1. Tax reform is needed in Mexico.

Of all of the 34 member nations of the Organization for Economic Cooperation and Development (OECD) - a group of relatively wealthy, Western nations - Mexico brings in the least amount in tax revenue.

2. Even with a boost on income taxes for the rich, the wealthiest Mexicans still pay a lower percentage than the wealthiest Americans.

At least technically. The PRI sought out the help of leftist lawmakers in the PRD to get this provision passed. Whereas now, a guy like Carlos Slim - the telecommunications magnate who is the world's richest man - pays 30 percent of his income in taxes to the government, the reform will establish a sliding scale of increasingly higher rates ending at 35 percent for those who make more than 3 million pesos (or $233,000) per year.

In the United States, someone who brought in that sum would pay about 33 percent. But scales keep sliding as you travel farther up the pay scale - in the US, the top income tax bracket is 39.6%, for single people who make $400,000 a year or more or heads of households who make $425,000 per year or more, according to the Tax Foundation.

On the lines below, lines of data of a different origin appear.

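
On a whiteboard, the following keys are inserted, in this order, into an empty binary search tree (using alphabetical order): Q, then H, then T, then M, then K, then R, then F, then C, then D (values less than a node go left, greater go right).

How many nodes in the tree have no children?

Q: root
H: left child of Q (depth 1)
T: right child of Q (depth 1)
M: right child of H (depth 2)
K: left child of M (depth 3)
R: left child of T (depth 2)
F: left child of H (depth 2)
C: left child of F (depth 3)
D: right child of C (depth 4)

Leaves: D, K, R — 3 in total.

3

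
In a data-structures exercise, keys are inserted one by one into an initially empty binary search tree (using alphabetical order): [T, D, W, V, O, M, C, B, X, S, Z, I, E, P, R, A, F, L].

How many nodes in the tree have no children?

6

Insert T: tree is empty, so T becomes the root.
Insert D: D < T → go left. Place as left child of T.
Insert W: W > T → go right. Place as right child of T.
Insert V: V > T → go right; V < W → go left. Place as left child of W.
Insert O: O < T → go left; O > D → go right. Place as right child of D.
Insert M: M < T → go left; M > D → go right; M < O → go left. Place as left child of O.
Insert C: C < T → go left; C < D → go left. Place as left child of D.
Insert B: B < T → go left; B < D → go left; B < C → go left. Place as left child of C.
Insert X: X > T → go right; X > W → go right. Place as right child of W.
Insert S: S < T → go left; S > D → go right; S > O → go right. Place as right child of O.
Insert Z: Z > T → go right; Z > W → go right; Z > X → go right. Place as right child of X.
Insert I: I < T → go left; I > D → go right; I < O → go left; I < M → go left. Place as left child of M.
Insert E: E < T → go left; E > D → go right; E < O → go left; E < M → go left; E < I → go left. Place as left child of I.
Insert P: P < T → go left; P > D → go right; P > O → go right; P < S → go left. Place as left child of S.
Insert R: R < T → go left; R > D → go right; R > O → go right; R < S → go left; R > P → go right. Place as right child of P.
Insert A: A < T → go left; A < D → go left; A < C → go left; A < B → go left. Place as left child of B.
Insert F: F < T → go left; F > D → go right; F < O → go left; F < M → go left; F < I → go left; F > E → go right. Place as right child of E.
Insert L: L < T → go left; L > D → go right; L < O → go left; L < M → go left; L > I → go right. Place as right child of I.

Leaves: A, F, L, R, V, Z — 6 in total.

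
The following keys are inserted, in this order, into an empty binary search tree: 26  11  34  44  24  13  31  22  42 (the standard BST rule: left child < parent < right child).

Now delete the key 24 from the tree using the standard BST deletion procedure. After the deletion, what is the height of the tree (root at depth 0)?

Insert 26: tree is empty, so 26 becomes the root.
Insert 11: 11 < 26 → go left. Place as left child of 26.
Insert 34: 34 > 26 → go right. Place as right child of 26.
Insert 44: 44 > 26 → go right; 44 > 34 → go right. Place as right child of 34.
Insert 24: 24 < 26 → go left; 24 > 11 → go right. Place as right child of 11.
Insert 13: 13 < 26 → go left; 13 > 11 → go right; 13 < 24 → go left. Place as left child of 24.
Insert 31: 31 > 26 → go right; 31 < 34 → go left. Place as left child of 34.
Insert 22: 22 < 26 → go left; 22 > 11 → go right; 22 < 24 → go left; 22 > 13 → go right. Place as right child of 13.
Insert 42: 42 > 26 → go right; 42 > 34 → go right; 42 < 44 → go left. Place as left child of 44.

Delete 24 (at most one child — splice it out).
After deletion, deepest node is 22 at depth 3.

3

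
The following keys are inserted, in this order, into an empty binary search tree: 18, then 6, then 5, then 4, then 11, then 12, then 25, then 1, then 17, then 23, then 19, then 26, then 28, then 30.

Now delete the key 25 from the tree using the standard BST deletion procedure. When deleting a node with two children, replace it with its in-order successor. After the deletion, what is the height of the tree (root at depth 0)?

Insert 18: tree is empty, so 18 becomes the root.
Insert 6: 6 < 18 → go left. Place as left child of 18.
Insert 5: 5 < 18 → go left; 5 < 6 → go left. Place as left child of 6.
Insert 4: 4 < 18 → go left; 4 < 6 → go left; 4 < 5 → go left. Place as left child of 5.
Insert 11: 11 < 18 → go left; 11 > 6 → go right. Place as right child of 6.
Insert 12: 12 < 18 → go left; 12 > 6 → go right; 12 > 11 → go right. Place as right child of 11.
Insert 25: 25 > 18 → go right. Place as right child of 18.
Insert 1: 1 < 18 → go left; 1 < 6 → go left; 1 < 5 → go left; 1 < 4 → go left. Place as left child of 4.
Insert 17: 17 < 18 → go left; 17 > 6 → go right; 17 > 11 → go right; 17 > 12 → go right. Place as right child of 12.
Insert 23: 23 > 18 → go right; 23 < 25 → go left. Place as left child of 25.
Insert 19: 19 > 18 → go right; 19 < 25 → go left; 19 < 23 → go left. Place as left child of 23.
Insert 26: 26 > 18 → go right; 26 > 25 → go right. Place as right child of 25.
Insert 28: 28 > 18 → go right; 28 > 25 → go right; 28 > 26 → go right. Place as right child of 26.
Insert 30: 30 > 18 → go right; 30 > 25 → go right; 30 > 26 → go right; 30 > 28 → go right. Place as right child of 28.

Delete 25 (two children — replace with in-order successor).
After deletion, deepest node is 1 at depth 4.

4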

In other words, in a country where about 45 percent of the population lives below the poverty line, Slim and other magnates will still pay less in income taxes than they would in the United States.

3. It boosts taxes along the US border.

The IVA tax - a value-added tax similar to a sales tax - will rise from 11 to 16 percent along the border.

4. There's a junk-food tax.

The government will tax from 5 to 8 percent sodas and foods with lots of calories and not much nutritional value.

5. It passed handily in the three-party Congress.

It garnered 299 votes in favor, 160 against and 1 abstaining.